[CentOS] PATA Hard Drive woes

Thu Nov 4 13:48:44 UTC 2010
Lamar Owen <lowen at pari.edu>

>From: Keith Roberts <keith at karsites.net>

>On Wed, 3 Nov 2010, Lamar Owen wrote:
>> Might want to check the power supply as well.  Bad/flakey 
>> power can indeed case damage to the drive surface; been 
>> there, done that, have two Maxtor 250GB drives with 
>> scribbled servo data to prove it.

>OK.

> I'm running the server from an APC UPS Back-UPS 650, so 
> there should not be any glitches in the power supply, should 
> there?

Probably not on the AC side, although the Back-UPS 650 isn't a full online UPS but a switching standby UPS (full online, like the APC Symmetra 16KVA units I have here) rectify to DC, float the batteries at all times, and run the output from inverter all of the time (unless they're switched to bypass).  The SmartUPS 1400RM I had in front of the PC that suffered the glitchy power is, unless I'm mistaken, also a full online pure sinewave UPS like the Symmetra, and is still in service (I checked its output on my oscilloscope first, though).

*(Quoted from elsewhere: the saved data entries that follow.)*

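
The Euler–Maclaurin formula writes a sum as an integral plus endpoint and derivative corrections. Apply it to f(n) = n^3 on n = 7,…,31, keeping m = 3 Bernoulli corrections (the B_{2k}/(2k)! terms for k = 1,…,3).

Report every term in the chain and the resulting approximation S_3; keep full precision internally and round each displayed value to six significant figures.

S_3 ≈ 245575

Integral: ∫_7^31 x^3 dx = 230280.
Boundary: ½(f(7) + f(31)) = ½(343.000 + 29791.0) = 15067.0.
Running total after boundary: 245347.
Correction k=1: B_{2}/2! · (f^{(1)}(31) − f^{(1)}(7)) = 1/12 · (2883.00 − 147.000) = 228.000.
Partial sum through k=1: 245575.
Correction k=2: B_{4}/4! · (f^{(3)}(31) − f^{(3)}(7)) = −1/720 · (6.00000 − 6.00000) = 0.00000.
Partial sum through k=2: 245575.
Correction k=3: B_{6}/6! · (f^{(5)}(31) − f^{(5)}(7)) = 1/30240 · (0.00000 − 0.00000) = 0.00000.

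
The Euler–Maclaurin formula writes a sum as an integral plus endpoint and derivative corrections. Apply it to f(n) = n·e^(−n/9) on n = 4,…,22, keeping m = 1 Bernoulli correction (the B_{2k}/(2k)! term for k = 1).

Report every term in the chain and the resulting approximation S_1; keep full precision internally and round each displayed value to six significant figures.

Integral: ∫_4^22 x·e^(−x/9) dx = 50.8081.
Endpoint term: (f(4) + f(22))/2 = (2.56472 + 1.90904)/2 = 2.23688.
Integral + boundary = 53.0449.
k=1: B_{2}/(2)! × [f^{(1)}(22) − f^{(1)}(4)] = 1/12 × (-0.125341 − 0.356211) = -0.0401293.

S_1 ≈ 53.0048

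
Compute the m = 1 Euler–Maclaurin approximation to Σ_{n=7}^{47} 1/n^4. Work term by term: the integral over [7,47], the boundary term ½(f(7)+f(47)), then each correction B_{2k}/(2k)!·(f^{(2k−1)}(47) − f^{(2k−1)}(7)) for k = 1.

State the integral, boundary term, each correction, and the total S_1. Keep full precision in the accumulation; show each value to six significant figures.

S_1 ≈ 0.00119679

The integral term ∫_7^47 1/x^4 dx = 0.000968607.
Boundary: ½(f(7) + f(47)) = ½(0.000416493 + 2.04931e-07) = 0.000208349.
Integral + boundary = 0.00117696.
k=1: B_{2}/(2)! × [f^{(1)}(47) − f^{(1)}(7)] = 1/12 × (-1.74410e-08 − (-0.000237996)) = 1.98316e-05.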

No, I was referring to the output DC voltages (+12V, +5V, +3.3V,-5V, and -12V) from the power supply inside the system.  

In addition to my own personal RAID1 of 250GB drives, I also, a different time, lost a RAID5 array of 15K 36GB SCSI drives in a Dell 1600SC server; testing the power supply showed lots of noise and complete dropouts of a few milliseconds duration on the drive connectors' 5V supply pins.  Completely and thoroughly scrambled the servo data on the Hitachi drives.  Meaning they didn't just start showing bad sectors; they started getting seek errors.  The 5V line on the drive connectors was reading an AC RMS of 4V superimposed on the +5V, yielding an effective DC voltage of 4V.  Happened over a period of three weeks, during which time I had a number of mysterious failures (the Hitachi drives were error-correcting so well that by the time they started reporting errors, it was way past too late, and it became impossible for the Hitachi drives to even power up).  I found that the power supply in question, upon investigation, provided the motherboard (where the DC power sensors on that box are) with clean 5V, and the drives were powered from a separate 5V rail, meaning the Dell management system wasn't seeing the power problems.

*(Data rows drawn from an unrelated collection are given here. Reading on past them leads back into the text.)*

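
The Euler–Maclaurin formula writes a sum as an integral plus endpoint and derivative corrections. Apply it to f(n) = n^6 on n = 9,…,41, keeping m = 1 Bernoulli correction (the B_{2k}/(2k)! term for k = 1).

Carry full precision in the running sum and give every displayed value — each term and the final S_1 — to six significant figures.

Integral: ∫_9^41 x^6 dx = 2.78214e+10.
Boundary: ½(f(9) + f(41)) = ½(531441 + 4.75010e+09) = 2.37532e+09.
Integral + boundary = 3.01967e+10.
Correction k=1: B_{2}/2! · (f^{(1)}(41) − f^{(1)}(9)) = 1/12 · (6.95137e+08 − 354294) = 5.78986e+07.

S_1 ≈ 3.02546e+10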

A simple power supply tester with a built-in meter can be bought for less than $20; a more thorough power analyzer will run more than that.  But even the simple one caught the failing Dell 1600SC supply.  It took an oscilloscope to test the Antec in my personal box; turned out it was a cold solder joint in the Antec.  A new power supply is less expensive than the equivalent labor it took to fix the Antec.  I keep a known good 500W ATX 12V server-grade (8 pin 12V plug with adapters, and 24-pin ATX plug with 20-pin adapter) around for testing; that's one of the very first things I check when a PC is brought in that is flaky.  (The very first thing is the dust accumulation, and the second thing is the heatsink compound).

One of the first things I do on any CentOS system I put together is install lm_sensors and gkrellm (gkrellm from a third-party repo).  I then enable all the motherboard sensors that are available in the gkrellm plugins, and run it (either local GUI or through ssh X forwarding to my central monitoring PC).  On supermicro boards I install SuperODoctor for Linux, available on the supermicro site.  The GUI runs well (there are some odd dependencies, however) and will e-mail you on alarm conditions that you can set.  These include fan RPM, temperatures, and voltages.  The CLI program isn't quite so sophisticated, but it can be run periodically and the result sent by e-mail for health checks.

Drives that are having trouble will show up with high iowaits; run iostat (from the sysstat package) and look at the await result.  Long awaits mean the drive is having trouble (or it has firmware issues like WD's EARS and EADS drives have in RAID configurations).